L’Homme qui marche (Auguste Rodin). Bronze. Fonte Rudier. Paris, Musée Rodin.
Autoportrait sans bras (Antoine Bourdelle). 1908. Bronze. Fonte Rudier. Paris, Musée Bourdelle.
Le Serf (Henri Matisse). 1900-1903. Bronze. Nice, Musée Matisse.
L’Homme qui marche (Germaine Richier). 1945. Bronze. Paris, Centre Pompidou.
Homme traversant une place (Alberto Giacometti). 1949. Bronze. Zürich Alberto Giacometti Stiftung.

Harriet Backer – Francisco de Goya

Nous avons vu récemment au Musée d’Orsay l’exposition Harriet Backer La musique des couleurs.

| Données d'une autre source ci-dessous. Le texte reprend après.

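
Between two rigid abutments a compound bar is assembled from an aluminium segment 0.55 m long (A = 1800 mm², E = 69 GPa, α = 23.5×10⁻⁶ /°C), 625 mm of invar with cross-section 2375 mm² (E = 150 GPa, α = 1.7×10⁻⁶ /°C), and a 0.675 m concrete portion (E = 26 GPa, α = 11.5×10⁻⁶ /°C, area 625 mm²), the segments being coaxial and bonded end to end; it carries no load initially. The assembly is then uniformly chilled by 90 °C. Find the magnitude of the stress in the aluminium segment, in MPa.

σ ≈ 22.8 MPa (tensile)

If the supports were absent, the total length change would be Σ αᵢΔT Lᵢ = 23.5×10⁻⁶×90×550 + 1.7×10⁻⁶×90×625 + 11.5×10⁻⁶×90×675 = 1.957 mm.
The rigid supports impose zero overall length change; the single axial force P common to all segments must satisfy P Σ Lᵢ/(AᵢEᵢ) = δ_free.
Σ Lᵢ/(AᵢEᵢ) = 550/(1800×69×10³) + 625/(2375×150×10³) + 675/(625×26×10³) = 4.772×10⁻⁵ mm/N.
So P = 1.957 / 4.772×10⁻⁵ = 41.02 kN, tensile.
σ_{aluminium} = P / A = 41020 / 1800 = 22.79 MPa.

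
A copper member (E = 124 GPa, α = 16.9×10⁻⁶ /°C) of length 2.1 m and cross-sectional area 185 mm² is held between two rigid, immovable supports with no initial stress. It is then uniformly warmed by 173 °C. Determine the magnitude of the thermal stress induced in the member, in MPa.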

Elle est visible du 24 septembre 2024 au 12 janvier 2025.

Méconnue en dehors de son pays, Harriet Backer (1845-1932) a été la peintre la plus célèbre en Norvège à la fin du XIXe siècle. À une époque où les femmes n’étaient pas considérées là-bas comme des citoyennes à part entière, elle est devenue une figure importante de la scène artistique de son époque. Pour parfaire sa formation, elle s’est rendue à Munich et à Paris.

L’exposition présente aussi d’autres artistes femmes scandinaves, également formées à travers l’Europe et qui partageaient ses engagements féministes.

Les grands thèmes cette artiste sont les suivants : les intérieurs rustiques, les peintures d’églises traditionnelles norvégiennes, les paysages et les natures mortes. Une large place est laissée aux représentations de scènes musicales. Nombre de ses proches étaient en effet des musiciens reconnus.

Le travail du Musée d’Orsay est remarquable car il propose, en plus de grandes expositions de peintres célèbres (par exemple du 08 octobre 2024 au 19 janvier 2025 Caillebotte Peindre les hommes), des découvertes d’ artistes moins connus mais importants pour comprendre les grandes évolutions de l’art de la seconde moitié du XIXe siècle.

Relevailles, sacristie de l’église de Tatum. 1892. Bergen, KODE Bergen Art Museum.

Un tableau a attiré particulièrement mon attention. Il s’agit de Relevailles, sacristie de l’église de Tatum. 1892. Bergen, KODE Bergen Art Museum.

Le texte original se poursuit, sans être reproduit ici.